General equilibrium Flashcards
Allocation
vector that gives a production plan for each producer and a consumption plan for each consumer
Feasible allocation
sum of all the endowments + sum of all production plans=sum of all consumption plans
Pareto optimal
allocation x* such that there is no allocation x that is as least as prefered x* by every consumer and there is a consumer that strictly preferes it to x*
Competitive equilibrium
Allocation and price vector such that:
- Consumers are maximizing utility subject to their wealth
- Producers are maxmimizing profits
- Allocation is feasible.
Competitive equilibrium with transfers
- Allocation
- Price vector
- Monetary wealth assignment for each consumer such that Sum of assignments=value of total endowment + value of total production
Such that:
- Consumers maximize utility subject to their wealth
- Producers maximize profits
- Allocation is feasible
Offer curve
set of all walrasian demans for all prossible prices
Competitive equilibria are the set of all the intersections of the offer curves
This set lies in the upper contour set of the initial endowment
Contract curve
set of all pareto optima that pareto dominate the initial endowment
Alternative definition of competitive equilibrium for pure exchange economis
a price vector and an allocation is a walrasian eq iff:
- y*<=0, py*=0, p*>=0
- x*_i=x_i(p,pw) for all i
- allocation is feasible
equilibrium with aggregate excess demand
a price vector defines a competitive equilibrium iff p>=0, z(p)<=0
Consequenses of walras law in pure exchange economies (aggregate excess demand)
- z_l(p*)<0 then p_l*=0
- In equilibrium p*>>0 =>z(p*)=0
- If preferences are strictly monotone then p*>>0
- if p*>>0 clears L-1 markets, then p* clears all the markets
- z(p) may not be defined for p>=0
Brower fixed point theorem
Let A a convex non-empty compact set. Then if f is continuous on A => f has a fixed point.

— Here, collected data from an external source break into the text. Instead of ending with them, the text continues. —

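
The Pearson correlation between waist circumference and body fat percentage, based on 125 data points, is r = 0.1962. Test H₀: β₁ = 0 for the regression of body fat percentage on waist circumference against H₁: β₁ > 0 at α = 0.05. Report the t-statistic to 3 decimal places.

t = r·√(n − 2)/√(1 − r²) = 0.1962·√123/√0.961506 = 2.219.
df = n − 2 = 123.
One-sided p ≈ 0.0142, which is < 0.05, so reject H₀.
There is evidence of a linear association between waist circumference and body fat percentage.

t = 2.219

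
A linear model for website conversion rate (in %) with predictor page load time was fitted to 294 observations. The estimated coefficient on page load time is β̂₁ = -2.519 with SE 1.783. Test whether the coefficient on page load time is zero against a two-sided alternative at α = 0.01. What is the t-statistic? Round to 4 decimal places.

H₀: β₁ = 0 vs H₁: β₁ ≠ 0.
t = (β̂₁ − β₁⁰)/SE = -2.519 / 1.783 = -1.4128.
df = n − 2 = 294 − 2 = 292.
Two-sided p ≈ 0.1588, which is ≥ 0.01, so fail to reject H₀.
The data do not give significant evidence of an association between page load time and website conversion rate.

t = -1.4128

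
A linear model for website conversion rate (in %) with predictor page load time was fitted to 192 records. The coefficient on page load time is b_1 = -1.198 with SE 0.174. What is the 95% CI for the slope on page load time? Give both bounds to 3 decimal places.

df = n − 2 = 192 − 2 = 190.
t* = t_{0.025, 190} = 1.972528.
Margin = t* × SE = 1.972528 × 0.174 = 0.34322.
CI: -1.198 ± 0.34322 → (-1.541, -0.855).
With 95% confidence, each one-unit increase in page load time is associated with a change of between -1.541 and -0.855 % in website conversion rate.

(-1.541, -0.855)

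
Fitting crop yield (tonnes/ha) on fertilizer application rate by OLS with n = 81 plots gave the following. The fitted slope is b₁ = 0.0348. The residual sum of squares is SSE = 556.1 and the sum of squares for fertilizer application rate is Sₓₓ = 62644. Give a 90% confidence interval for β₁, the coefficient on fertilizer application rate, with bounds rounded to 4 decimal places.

MSE = SSE/(n − 2) = 556.1/79 = 7.03924.
SE(b₁) = √(MSE/Sₓₓ) = √(7.03924/62644) = 0.0106004.
df = n − 2 = 79.
t* = t_{0.05, 79} = 1.664371.
Margin = t* × SE = 1.664371 × 0.0106004 = 0.017643.
CI: 0.0348 ± 0.017643 → (0.0172, 0.0524).
With 90% confidence, each one-unit increase in fertilizer application rate is associated with a change of between 0.0172 and 0.0524 tonnes/ha in crop yield.

(0.0172, 0.0524)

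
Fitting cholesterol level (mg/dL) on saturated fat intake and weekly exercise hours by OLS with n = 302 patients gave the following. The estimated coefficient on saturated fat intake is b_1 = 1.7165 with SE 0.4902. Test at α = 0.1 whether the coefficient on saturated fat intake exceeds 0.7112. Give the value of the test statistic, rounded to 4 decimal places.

H₀: β₁ = 0.7112 vs H₁: β₁ > 0.7112.
t = (b_1 − β₁⁰)/SE = (1.7165 − 0.7112) / 0.4902 = 2.0508.
df = n − k − 1 = 302 − 2 − 1 = 299.
One-sided p ≈ 0.0206, which is < 0.1, so reject H₀.
There is evidence that the true slope on saturated fat intake exceeds 0.7112 mg/dL per unit, holding the other predictors fixed.

t = 2.0508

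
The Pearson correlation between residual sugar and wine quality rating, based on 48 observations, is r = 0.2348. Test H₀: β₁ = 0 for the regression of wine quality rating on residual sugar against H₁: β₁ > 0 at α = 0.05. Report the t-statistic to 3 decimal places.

t = r·√(n − 2)/√(1 − r²) = 0.2348·√46/√0.944869 = 1.638.
df = n − 2 = 46.
One-sided p ≈ 0.0541, which is ≥ 0.05, so fail to reject H₀.
The data do not give significant evidence of a linear association between residual sugar and wine quality rating.

t = 1.638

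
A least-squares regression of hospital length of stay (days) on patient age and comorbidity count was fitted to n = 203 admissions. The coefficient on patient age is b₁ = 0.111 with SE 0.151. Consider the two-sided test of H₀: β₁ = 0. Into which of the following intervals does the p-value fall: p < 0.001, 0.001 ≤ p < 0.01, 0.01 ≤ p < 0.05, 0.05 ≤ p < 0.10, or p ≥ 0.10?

t = 0.111 / 0.151 = 0.735.
df = n − k − 1 = 203 − 2 − 1 = 200.
Two-sided p = 2·P(T_{200} > |t|) ≈ 0.4631.
So p ≥ 0.10.

p ≥ 0.10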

Existence if a competitive eq
- pure exchage economy
- aggregate demand functions defined for all p>=0.
- z(p) continuous, homogeneous of degree zero and satisfies walras law
Then
There is a p*>=0: z(p*)<=0
Existence of a competitve eq. Conditions needed to ensure the existence
- exchange economy
- rational, continuous and stricty convex preferences that satisfy LNS
- endowments strictly positive for all consumers
Then there is a competitive eq.
Conditions to ensure existence of comp eq with strictly positive prices, exchange ec
- exchange economy
- rational, continuous, strictly convex and strictly monotone preferences
- endowment strictly positive.
Then there is a p>>0 such that z(p)=0
First fundamental theorem of welfare
If there is a competitive eq with transfers and preferences are LNS
then the allocation of this eq is pareto optimal.